In an Aug. 4 statement, the Pentagon said that President Obama had posthumously nominated Maj. Gen. John D. Lavelle to the rank of general after the Air Force Board for the Correction of Military Records found the former commander of the 7th Air Force had rightfully executed his orders and had not participated in falsifying records.
"Further, the Air Force Board for Correction of Military Records found no evidence Lavelle caused, either directly or indirectly, the falsification of records, or that he was even aware of their existence."
Lavelle died in 1979.
Lavelle had been demoted to major general in October 1972 after weeks of congressional hearings over allegations that he had ordered pilots under his command to ignore rules of engagement that restricted jets from bombing targets unless they were shot at.

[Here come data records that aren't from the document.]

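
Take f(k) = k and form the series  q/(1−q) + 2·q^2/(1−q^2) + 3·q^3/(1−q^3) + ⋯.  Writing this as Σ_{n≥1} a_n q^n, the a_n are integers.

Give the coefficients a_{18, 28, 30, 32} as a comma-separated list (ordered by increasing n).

39, 56, 72, 63

n=18: 18·1 9·2 6·3 3·6 2·9 1·18  f→[18+9+6+3+2+1]=39
[q^28] f(28)=28,f(14)=14,f(7)=7,f(4)=4,f(2)=2,f(1)=1 ⇒ 56
[q^30] f(30)=30,f(15)=15,f(10)=10,f(6)=6,f(5)=5,f(3)=3,f(2)=2,f(1)=1 ⇒ 72
n=32: 1·32 2·16 4·8 8·4 16·2 32·1  f→[1+2+4+8+16+32]=63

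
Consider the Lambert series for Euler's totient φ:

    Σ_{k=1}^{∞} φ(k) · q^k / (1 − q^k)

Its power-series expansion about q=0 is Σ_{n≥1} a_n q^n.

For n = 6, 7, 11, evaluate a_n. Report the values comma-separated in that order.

d|6:{6,3,2,1}  Σφ=2+2+1+1=6
n=7: 7·1 1·7  φ→[6+1]=7
q^11  k|11↦φ(k): 1:1 11:10  a_11=11

6, 7, 11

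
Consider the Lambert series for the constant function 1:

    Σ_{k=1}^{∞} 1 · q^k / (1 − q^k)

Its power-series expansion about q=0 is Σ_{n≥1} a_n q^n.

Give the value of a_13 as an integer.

[q^13] f(1)=1,f(13)=1 ⇒ 2

a_13 = 2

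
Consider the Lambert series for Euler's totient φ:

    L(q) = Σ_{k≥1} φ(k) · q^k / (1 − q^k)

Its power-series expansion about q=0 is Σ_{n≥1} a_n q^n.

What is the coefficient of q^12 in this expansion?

q^12  k|12↦φ(k): 1:1 2:1 3:2 4:2 6:2 12:4  a_12=12

a_12 = 12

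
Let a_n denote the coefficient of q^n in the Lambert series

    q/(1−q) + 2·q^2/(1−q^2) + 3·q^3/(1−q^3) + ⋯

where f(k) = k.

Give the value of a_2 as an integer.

d|2:{2,1}  Σf=2+1=3

a_2 = 3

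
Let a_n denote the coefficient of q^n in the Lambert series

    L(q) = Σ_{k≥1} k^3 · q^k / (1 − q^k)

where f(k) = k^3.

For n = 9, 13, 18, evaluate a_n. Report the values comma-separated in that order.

[q^9] f(9)=729,f(3)=27,f(1)=1 ⇒ 757
n=13: 1·13 13·1  f→[1+2197]=2198
n=18: 1·18 2·9 3·6 6·3 9·2 18·1  f→[1+8+27+216+729+5832]=6813

757, 2198, 6813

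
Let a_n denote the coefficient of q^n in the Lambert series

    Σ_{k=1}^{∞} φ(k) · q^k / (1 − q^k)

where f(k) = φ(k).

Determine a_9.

q^9  k|9↦φ(k): 1:1 3:2 9:6  a_9=9

a_9 = 9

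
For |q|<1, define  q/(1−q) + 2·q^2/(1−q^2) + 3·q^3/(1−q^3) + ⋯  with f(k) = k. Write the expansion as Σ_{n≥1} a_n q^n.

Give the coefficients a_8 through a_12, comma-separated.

[q^8] f(8)=8,f(4)=4,f(2)=2,f(1)=1 ⇒ 15
[q^9] f(9)=9,f(3)=3,f(1)=1 ⇒ 13
d|10:{10,5,2,1}  Σf=10+5+2+1=18
d|11:{11,1}  Σf=11+1=12
[q^12] f(1)=1,f(2)=2,f(3)=3,f(4)=4,f(6)=6,f(12)=12 ⇒ 28

15, 13, 18, 12, 28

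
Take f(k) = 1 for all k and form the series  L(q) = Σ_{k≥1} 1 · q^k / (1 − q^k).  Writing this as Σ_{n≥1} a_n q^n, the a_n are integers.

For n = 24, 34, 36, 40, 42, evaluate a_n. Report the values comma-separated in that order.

8, 4, 9, 8, 8

[q^24] f(24)=1,f(12)=1,f(8)=1,f(6)=1,f(4)=1,f(3)=1,f(2)=1,f(1)=1 ⇒ 8
n=34: 34·1 17·2 2·17 1·34  f→[1+1+1+1]=4
q^36  k|36↦f(k): 1:1 2:1 3:1 4:1 6:1 9:1 12:1 18:1 36:1  a_36=9
q^40  k|40↦f(k): 40:1 20:1 10:1 8:1 5:1 4:1 2:1 1:1  a_40=8
d|42:{42,21,14,7,6,3,2,1}  Σf=1+1+1+1+1+1+1+1=8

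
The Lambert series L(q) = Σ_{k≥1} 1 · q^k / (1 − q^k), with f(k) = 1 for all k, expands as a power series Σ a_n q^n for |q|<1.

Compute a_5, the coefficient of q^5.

a_5 = 2

n=5: 5·1 1·5  f→[1+1]=2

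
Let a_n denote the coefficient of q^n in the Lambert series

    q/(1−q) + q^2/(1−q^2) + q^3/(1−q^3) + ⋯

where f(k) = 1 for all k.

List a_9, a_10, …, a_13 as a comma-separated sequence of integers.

q^9  k|9↦f(k): 9:1 3:1 1:1  a_9=3
[q^10] f(1)=1,f(2)=1,f(5)=1,f(10)=1 ⇒ 4
q^11  k|11↦f(k): 11:1 1:1  a_11=2
q^12  k|12↦f(k): 1:1 2:1 3:1 4:1 6:1 12:1  a_12=6
n=13: 13·1 1·13  f→[1+1]=2

3, 4, 2, 6, 2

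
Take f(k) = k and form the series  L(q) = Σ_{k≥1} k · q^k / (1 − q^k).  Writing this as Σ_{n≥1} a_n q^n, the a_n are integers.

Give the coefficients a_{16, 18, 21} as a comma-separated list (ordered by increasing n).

d|16:{16,8,4,2,1}  Σf=16+8+4+2+1=31
q^18  k|18↦f(k): 18:18 9:9 6:6 3:3 2:2 1:1  a_18=39
[q^21] f(21)=21,f(7)=7,f(3)=3,f(1)=1 ⇒ 32

31, 39, 32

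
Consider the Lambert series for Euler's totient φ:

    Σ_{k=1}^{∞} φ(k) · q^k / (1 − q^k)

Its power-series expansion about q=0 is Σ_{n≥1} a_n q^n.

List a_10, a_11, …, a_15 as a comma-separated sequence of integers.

d|10:{1,2,5,10}  Σφ=1+1+4+4=10
n=11: 1·11 11·1  φ→[1+10]=11
d|12:{12,6,4,3,2,1}  Σφ=4+2+2+2+1+1=12
q^13  k|13↦φ(k): 1:1 13:12  a_13=13
[q^14] φ(1)=1,φ(2)=1,φ(7)=6,φ(14)=6 ⇒ 14
q^15  k|15↦φ(k): 1:1 3:2 5:4 15:8  a_15=15

10, 11, 12, 13, 14, 15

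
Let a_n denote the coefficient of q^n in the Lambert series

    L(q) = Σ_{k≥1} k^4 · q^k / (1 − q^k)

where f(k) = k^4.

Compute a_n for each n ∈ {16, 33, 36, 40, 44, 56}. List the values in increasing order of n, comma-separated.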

An enlisted intelligence Airman alleged he was instructed to falsify reports claiming pilots had been engaged and were exercising "protective reaction" when bombing airfields, military trucks and surface-to-air missile radars. The intelligence specialist, Sgt. Lonnie Franks, sent a letter outlining his allegations to Sen. Harold Hughes, D-Iowa, then a member of the Senate Armed Services Committee, who launched an investigation and congressional hearings into the matter.
A media firestorm erupted during the hearings with major news outlets such as Time and Newsweek claiming Lavelle was waging a "private war" by defying White House restrictions on the air campaign and ordering his subordinates to falsify reports bolstering his actions.
But after audio recordings of conversations between President Nixon and members of his White House staff were declassified in 2007, demonstrating the president had authorized the general's actions, Lavelle's family petitioned the Air Force to review his demotion, said Air Force spokeswoman Beth Gosselin. In 2009 the Air Force BCMR found that Lavelle's retirement grade was the result of "incomplete records," Gosselin said.
Lavelle took command of the 7th Air Force in 1972 after a career that included almost 80 combat missions flying P-47s during World War II. During his command of the air war in Vietnam, planes were not allowed to bomb targets in North Vietnam unless they were shot at by that target, documents show.
But North Vietnam had recently fielded networked air defense systems that allowed disparate radars to guide anti-aircraft missiles into their targets, forcing Lavelle to "liberally interpret" the rules of engagement to defend his pilots and crew.
"Gen. Lavelle, while conceding that the intent of the protective reaction principle required that a U.S. aircraft be at least tracked before reaction was warranted, believed that his strikes were justified under a liberal interpretation of the rules of engagement," an official congressional summary of the investigation concluded. "While admitting that the rules were specific, Gen. Lavelle stated that he believed they allowed some interpretation of judgment factor on the part of the commander."
Air Force spokeswoman Gosselin said that rules at the time allowed Lavelle to receive retirement pay as an O-10, but that the president's re-nomination four decades later was a way of "letting the family know that this [demotion] needed to be corrected."